Tuesday, June 5, 2007

HOLY COW REDUX

BB-Idaho recommended this Holy Holstein found in New Salem, North Dakota.
Check out the site: http://www.realnd.com/salemsueindex.htm for more information. North Dakota is a big place( I've driven across it both N to S and E to W), so I reckon they need these sized cows. Heck a dozen of these on milking machines could supply a good sized city with all the moo-juice, butter, cream, etc. it needed. I wonder how much hay it would eat in a day? Hum, I wonder how much a cow chip it left would weigh?

Friday, June 1, 2007

HOLY COW

This is the barn like structure that was recently opened as the Billy Graham Library in Charlotte, North Carolina.


But in the Library/Museum there is a talking cow. Now I know that Billy Graham was raised on a dairy farm, and I assume that his boyhood is the source of the theme of the Library. But a talking cow?

"Christianity Today" says about the cow: "And then there's the talking cow. Despite some who question its seriousness, Franklin Graham calls it "fantastic." He said the cow offers a spiel about cows and Billy Graham, then challenges children to answer questions about the museum on a card they'll be given at the start. There are prizes waiting at the finish."
MSNBC said, "To the right is a cow shed, where a display that has drawn the most curiosity stands. An animatronic black-and-white cow named Bessie says in a Southern drawl that Graham has been “preaching the pure milk of God’s word for 60 years.” Bessie tells kids to “get moo-ving” to learn more about the preacher." Some have called it the Golden Calf exhibit.

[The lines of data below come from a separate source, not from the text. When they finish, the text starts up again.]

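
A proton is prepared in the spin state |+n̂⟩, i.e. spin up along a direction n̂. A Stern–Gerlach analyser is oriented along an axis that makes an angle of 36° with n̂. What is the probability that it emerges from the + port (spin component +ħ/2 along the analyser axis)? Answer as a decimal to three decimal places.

0.905

For spin-½, the probability of finding spin-up along an axis at angle θ to the initial spin direction is cos²(θ/2); spin-down is sin²(θ/2).
θ = 36°, so P = cos²(18°) ≈ 0.905.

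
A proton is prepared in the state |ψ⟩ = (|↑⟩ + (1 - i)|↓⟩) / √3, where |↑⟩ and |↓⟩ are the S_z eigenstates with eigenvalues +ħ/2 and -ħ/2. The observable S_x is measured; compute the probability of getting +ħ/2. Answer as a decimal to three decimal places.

0.833

|+x⟩ = (|↑⟩ + |↓⟩)/√2, so ⟨+x|ψ⟩ = (2 - i) / (√2·√3).
P = |2 - i|² / 6 = 5/6.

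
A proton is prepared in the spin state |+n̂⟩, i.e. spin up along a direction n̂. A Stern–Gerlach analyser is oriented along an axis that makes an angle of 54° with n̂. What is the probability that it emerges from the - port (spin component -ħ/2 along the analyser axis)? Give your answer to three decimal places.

For spin-½, the probability of finding spin-up along an axis at angle θ to the initial spin direction is cos²(θ/2); spin-down is sin²(θ/2).
θ = 54°, so P = sin²(27°) ≈ 0.206.

0.206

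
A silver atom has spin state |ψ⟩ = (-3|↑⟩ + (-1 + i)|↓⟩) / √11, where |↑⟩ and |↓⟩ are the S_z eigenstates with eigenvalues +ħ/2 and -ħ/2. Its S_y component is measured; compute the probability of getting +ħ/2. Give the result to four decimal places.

0.2273

|+y⟩ = (|↑⟩ + i|↓⟩)/√2, so ⟨+y|ψ⟩ = (-2 + i) / (√2·√11).
P = |-2 + i|² / 22 = 5/22.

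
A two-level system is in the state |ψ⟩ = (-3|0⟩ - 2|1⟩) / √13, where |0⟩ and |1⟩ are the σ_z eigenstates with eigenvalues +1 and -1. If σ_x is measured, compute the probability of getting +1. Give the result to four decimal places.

|+x⟩ = (|0⟩ + |1⟩)/√2, so ⟨+x|ψ⟩ = (-5) / (√2·√13).
P = |-5|² / 26 = 25/26.

0.9615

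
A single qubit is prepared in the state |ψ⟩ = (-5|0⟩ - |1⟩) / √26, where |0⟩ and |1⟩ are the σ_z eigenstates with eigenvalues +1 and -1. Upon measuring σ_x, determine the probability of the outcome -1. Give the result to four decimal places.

|-x⟩ = (|0⟩ - |1⟩)/√2, so ⟨-x|ψ⟩ = (-4) / (√2·√26).
P = |-4|² / 52 = 16/52.

0.3077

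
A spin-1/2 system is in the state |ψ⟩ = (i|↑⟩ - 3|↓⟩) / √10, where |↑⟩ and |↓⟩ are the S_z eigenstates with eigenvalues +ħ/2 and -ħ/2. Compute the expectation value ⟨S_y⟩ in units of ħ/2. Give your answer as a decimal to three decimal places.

0.600

⟨σ_y⟩ = 2 Im(a* b)/(|a|²+|b|²) with a = i, b = -3.
a* b = 3i, so ⟨σ_y⟩ = 6/10.
⟨S_y⟩ = (ħ/2)·⟨σ_y⟩.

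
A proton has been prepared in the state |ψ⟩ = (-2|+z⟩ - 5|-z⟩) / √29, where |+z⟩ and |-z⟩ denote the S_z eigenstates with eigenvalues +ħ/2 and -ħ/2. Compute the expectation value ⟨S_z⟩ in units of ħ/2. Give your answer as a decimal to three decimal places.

⟨σ_z⟩ = |a|² - |b|² divided by |a|²+|b|², with a, b the |+z⟩, |-z⟩ amplitudes.
= (4 - 25)/29 = -21/29.
⟨S_z⟩ = (ħ/2)·⟨σ_z⟩.

-0.724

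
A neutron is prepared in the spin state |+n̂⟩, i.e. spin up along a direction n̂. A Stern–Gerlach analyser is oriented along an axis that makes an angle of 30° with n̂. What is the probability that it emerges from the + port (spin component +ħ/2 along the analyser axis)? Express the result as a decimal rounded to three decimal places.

For spin-½, the probability of finding spin-up along an axis at angle θ to the initial spin direction is cos²(θ/2); spin-down is sin²(θ/2).
θ = 30°, so P = cos²(15°) ≈ 0.933.

0.933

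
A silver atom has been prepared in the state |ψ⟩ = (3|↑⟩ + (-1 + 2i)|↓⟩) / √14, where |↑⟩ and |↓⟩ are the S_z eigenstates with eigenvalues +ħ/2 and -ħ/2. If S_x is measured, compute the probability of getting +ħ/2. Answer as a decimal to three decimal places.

0.286

|+x⟩ = (|↑⟩ + |↓⟩)/√2, so ⟨+x|ψ⟩ = (2 + 2i) / (√2·√14).
P = |2 + 2i|² / 28 = 8/28.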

Now, I looked, and I looked, but I couldn't find an image available of the "talking cow' at the library. So I threw in this picture of Chatty Belle, a talking cow that live in Wisconsin rather than North Carolina. Check it out when you are in the area: http://www.worldslargestthings.com/wisconsin/chattybelle.htm



Billy Graham has always been an ambivalent figure for me. I know he has done an enormous amount of good and has pointed many to the kingdom of heaven. But in the past just about the time I began to have positive vibes towards him I saw him with Nixon, or heard him say something dumb, like Aids was punishment for immorality. Now his son is operating in the same vein with his comments about New Orleans and such.

The library looks like a nice place even if it is built on the theme of a dairy barn.

It may be the only barn I have ever seen with such a large cross for a door. It is the cow though that intrigues me the most. Generally when I couple a cow and religion together in my mind I come up with the Hindu's and their Brahma cattle wandering the streets of India, while the populace goes hungry for protein. Or I reach back to the Egyptian gods and come up with Hathor the mother goddess of the whole world who was shown as a cow with the disk of the sun between her horns. Then there was the corollary to Harthor the bull god Apis, who in other forms finally made it to Rome in the temple of Isis and the caves of Mithera( such as the Vatican) where rich people could be "washed in the blood of the bull" (poorer types had to do with goats or sheep). So I guess there is a long precedence to having a bovine in a religious place. I predict that the cow will become the icon of his library intended or not.